- Status: active
- Genre: healthcare trade exhibition and conference
- Venue: Riyadh Exhibition and Convention Center (Malham)
- Locations: Riyadh, Saudi Arabia
- Inaugurated: 2018
- Previous event: October 27 – 30, 2025
- Next event: October 26 – 29, 2026
- Attendance: 131,000 (2025)
- Patron: Ministry of Health
- Organised by: Tahaluf
- Website: globalhealthexhibition.com

= Global Health Exhibition =

Annual healthcare trade exhibition in Riyadh, Saudi Arabia

The Global Health Exhibition (GHE) is an annual healthcare trade exhibition and conference held in Riyadh, Saudi Arabia. First staged in 2018, it is organized by Tahaluf, and takes place under the patronage of the Saudi Ministry of Health as part of the Health Sector Transformation Program.

==History==
The Global Health Exhibition was established in 2018 and held its first two editions in Riyadh. It was subsequently held in a virtual format in 2020 and 2021 due to the COVID-19 pandemic before resuming as an in-person event.
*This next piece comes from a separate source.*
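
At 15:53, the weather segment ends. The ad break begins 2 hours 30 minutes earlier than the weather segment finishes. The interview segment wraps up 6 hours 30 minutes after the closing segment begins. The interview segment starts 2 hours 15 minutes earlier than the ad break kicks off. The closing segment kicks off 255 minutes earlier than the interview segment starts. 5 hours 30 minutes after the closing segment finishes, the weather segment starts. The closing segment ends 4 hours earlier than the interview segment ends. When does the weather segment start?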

The exhibition returned to an in-person format from 9 to 11 October 2022 at the Riyadh International Convention and Exhibition Center, under the patronage of the Minister of Health, Fahad Al-Jalajel.

=== 2023 edition ===
The 2023 edition was held over three days from 29 to 31 October in Riyadh. The exhibition witnessed the signing of 138 agreements with a combined value exceeding SAR13.3 billion (approximately $3.5 billion). The program included accredited continuing medical education sessions and dedicated zones focused on investment, laboratory medicine, and healthcare startups.

During the 2023 edition, Saudi Minister of Health Fahad Al-Jalajel launched the National Platform for Health and Insurance Exchange Services (NPHIES) at the exhibition. The platform was developed in collaboration with the Council of Health Insurance, the Saudi Health Council, and the National Health Information Center.

===2024 edition (seventh)===
The seventh edition took place from 21 to 23 October 2024 in Riyadh, under the theme "Invest in Health," under the auspices of the Ministry of Health and with the support of the Health Sector Transformation Program.

The 2024 edition generated projects and investment commitments exceeding SAR50 billion ($13.3 billion). These included a pharmaceutical manufacturing agreement valued at approximately SAR4 billion involving the National Unified Procurement Company (NUPCO), Novo Nordisk, and Sanofi; a SAR5 billion expansion by Fakeeh Care Group; a SAR3 billion investment by Almoosa Health Group to establish new hospitals and primary care centers; and hospital acquisitions and construction projects by Dallah Health valued at approximately SAR4 billion.

===2025 edition (eighth)===
The eighth edition was held from 27 to 30 October 2025 at the Riyadh Exhibition and Convention Center in the Malham district under the same theme, "Invest in Health".

The edition introduced an Investor Program representing approximately $65 billion in assets and launched VIBE, a wellness-focused companion event linked to the Ministry of Health's LiveWell initiative.

The 2025 exhibition resulted in deals collectively valued at $35.5 billion, including an expanded collaboration between Health Holding Company and Mass General Brigham to support the implementation of the Saudi Model of Care, as well as a $214 million strategic partnership between the Saudi Ministry of Investment, the Ministry of Health, and ewpartners to support healthcare investment and expand private-sector participation in Saudi Arabia's health sector.

The edition also hosted the launch of a "Together for Health" campaign under the 10KSA cancer-awareness initiative of Princess Reema bint Bandar, who had originally established the initiative in 2015.

===2026 edition (ninth)===
The ninth edition is scheduled to take place from 26 to 29 October 2026 at the Riyadh Exhibition and Convention Center. It is set to introduce three new specialist zones covering orthopaedics and rehabilitation, and dental care, along with new programs such as the invitation-only "Leaders Circle " executive network, an expanded investor platform called Capital Xchange, and a live podcast studio branded "Pulse Studio."